Jupiter's moon Io is the most volcanically active world in the Solar System - but its volcanoes are in the wrong place.
That's the conclusion of Nasa and European Space Agency (ESA) scientists, who have studied this strange moon's composition.
Io really is quite a hellish place. It has at least 400 active volcanoes, some of which can spew lava more than 250 miles into the air - and its Tvashtar volcano can be seen clearly from space.
Nasa's New Horizon's mission snapped the giant plume of molten rock in 2007, and was able to see it despite the volcano's source actually being on the other side of the moon.
Dramatic, it may be. But the volcano is also mysterious - because according to Nasa it doesn't conform at all to its models of how the moon's interior is heated.
Current thinking has it that the extreme volcanos on Io are caused by gravitational 'tugging' exerted by Jupiter - the largest planet in the Solar System - and two other nearby moons, Gannymede and Europa.
Above: the Tvashtar volcano erupting
The tug-of-war between the planet and the smaller moons causes Io to have an oval orbit, and also means it experiences 'tidal heating' inside its core. The flexing from the gravity pulls creates friction, which heats up in the interior.
But the problem is that this model just doesn't appear to work.
"Rigorous statistical analysis of the distribution of volcanoes in the new global geologic map of Io," said Christopher Hamilton of the University of Maryland, College Park and the Goddard Spaceflight Center.
"We found a systematic eastward offset between observed and predicted volcano locations that can’t be reconciled with any existing solid body tidal heating models."

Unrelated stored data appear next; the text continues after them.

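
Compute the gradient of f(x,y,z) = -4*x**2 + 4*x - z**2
(4 - 8*x, 0, -2*z)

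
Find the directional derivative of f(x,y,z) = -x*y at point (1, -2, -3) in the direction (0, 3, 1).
-3*sqrt(10)/10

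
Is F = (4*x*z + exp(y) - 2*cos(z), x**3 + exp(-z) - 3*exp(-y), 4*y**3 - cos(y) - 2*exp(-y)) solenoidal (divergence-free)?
No, ∇·F = 4*z + 3*exp(-y)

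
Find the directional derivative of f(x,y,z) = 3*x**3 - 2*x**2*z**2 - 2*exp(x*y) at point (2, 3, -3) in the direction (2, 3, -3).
12*sqrt(22)*(-exp(6) - 9)/11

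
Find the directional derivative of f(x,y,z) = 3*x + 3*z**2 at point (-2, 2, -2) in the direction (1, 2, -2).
9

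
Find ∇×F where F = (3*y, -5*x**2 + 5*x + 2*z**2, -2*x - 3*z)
(-4*z, 2, 2 - 10*x)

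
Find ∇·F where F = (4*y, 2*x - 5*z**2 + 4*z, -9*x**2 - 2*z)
-2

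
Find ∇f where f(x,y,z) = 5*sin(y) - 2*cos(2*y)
(0, (8*sin(y) + 5)*cos(y), 0)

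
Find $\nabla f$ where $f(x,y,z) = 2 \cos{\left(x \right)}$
(-2*sin(x), 0, 0)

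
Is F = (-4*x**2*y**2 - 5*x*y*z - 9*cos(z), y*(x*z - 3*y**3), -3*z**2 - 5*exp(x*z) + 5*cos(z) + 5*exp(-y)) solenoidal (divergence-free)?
No, ∇·F = -8*x*y**2 + x*z - 5*x*exp(x*z) - 12*y**3 - 5*y*z - 6*z - 5*sin(z)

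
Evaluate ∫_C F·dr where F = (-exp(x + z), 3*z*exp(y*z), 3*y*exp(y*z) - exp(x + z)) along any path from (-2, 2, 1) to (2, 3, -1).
(-3*exp(5) - exp(4) + 3 + exp(2))*exp(-3)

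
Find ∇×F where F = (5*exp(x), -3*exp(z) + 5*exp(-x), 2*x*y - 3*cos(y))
(2*x + 3*exp(z) + 3*sin(y), -2*y, -5*exp(-x))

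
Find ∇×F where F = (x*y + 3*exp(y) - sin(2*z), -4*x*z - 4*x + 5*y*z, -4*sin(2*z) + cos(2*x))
(4*x - 5*y, 2*sin(2*x) - 2*cos(2*z), -x - 4*z - 3*exp(y) - 4)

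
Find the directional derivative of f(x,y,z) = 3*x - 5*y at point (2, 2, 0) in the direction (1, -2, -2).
13/3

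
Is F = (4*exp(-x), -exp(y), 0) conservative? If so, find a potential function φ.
Yes, F is conservative. φ = -exp(y) - 4*exp(-x)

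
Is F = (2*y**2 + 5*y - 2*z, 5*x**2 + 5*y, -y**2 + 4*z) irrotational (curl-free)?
No, ∇×F = (-2*y, -2, 10*x - 4*y - 5)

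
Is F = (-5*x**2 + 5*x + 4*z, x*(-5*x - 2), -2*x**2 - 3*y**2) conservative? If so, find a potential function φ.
No, ∇×F = (-6*y, 4*x + 4, -10*x - 2) ≠ 0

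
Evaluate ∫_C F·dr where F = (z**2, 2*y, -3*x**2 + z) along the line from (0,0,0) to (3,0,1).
-15/2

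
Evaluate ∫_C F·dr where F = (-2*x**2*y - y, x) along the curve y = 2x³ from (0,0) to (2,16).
-80/3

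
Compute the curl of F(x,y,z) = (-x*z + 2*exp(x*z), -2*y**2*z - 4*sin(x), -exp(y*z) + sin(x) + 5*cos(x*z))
(2*y**2 - z*exp(y*z), 2*x*exp(x*z) - x + 5*z*sin(x*z) - cos(x), -4*cos(x))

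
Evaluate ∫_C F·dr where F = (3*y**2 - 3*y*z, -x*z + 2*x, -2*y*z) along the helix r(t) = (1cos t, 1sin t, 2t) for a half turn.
-7*pi - 4 + pi**2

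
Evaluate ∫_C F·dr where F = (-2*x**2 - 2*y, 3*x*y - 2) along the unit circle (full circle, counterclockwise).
2*pi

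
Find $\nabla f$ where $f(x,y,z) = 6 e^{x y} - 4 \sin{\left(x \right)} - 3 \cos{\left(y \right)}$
(6*y*exp(x*y) - 4*cos(x), 6*x*exp(x*y) + 3*sin(y), 0)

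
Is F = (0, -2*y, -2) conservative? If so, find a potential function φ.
Yes, F is conservative. φ = -y**2 - 2*z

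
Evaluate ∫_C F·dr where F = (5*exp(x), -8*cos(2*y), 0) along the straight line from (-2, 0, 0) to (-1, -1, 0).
-5*exp(-2) + 5*exp(-1) + 4*sin(2)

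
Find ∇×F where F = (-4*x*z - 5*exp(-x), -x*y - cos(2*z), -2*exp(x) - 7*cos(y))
(7*sin(y) - 2*sin(2*z), -4*x + 2*exp(x), -y)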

Some scientists think the 'tugging' heats up a shallow layer of rock under Io's crust (the asthenosphere), while others think it heats the deeper interior. But neither model seems to account for the study's map of where the volcanoes actually are.
Possible explanations include the planet spinning quicker than expected, or an underground magma ocean which allows heat to flow from one part of the world to another.
"The unexpected eastward offset of the volcano locations is a clue that something is missing in our understanding of Io," said Hamilton.
"In a way, that's our most important result. Our understanding of tidal heat production and its relationship to surface volcanism is incomplete. The interpretation for why we have the offset and other statistical patterns we observed is open, but I think we've enabled a lot of new questions, which is good."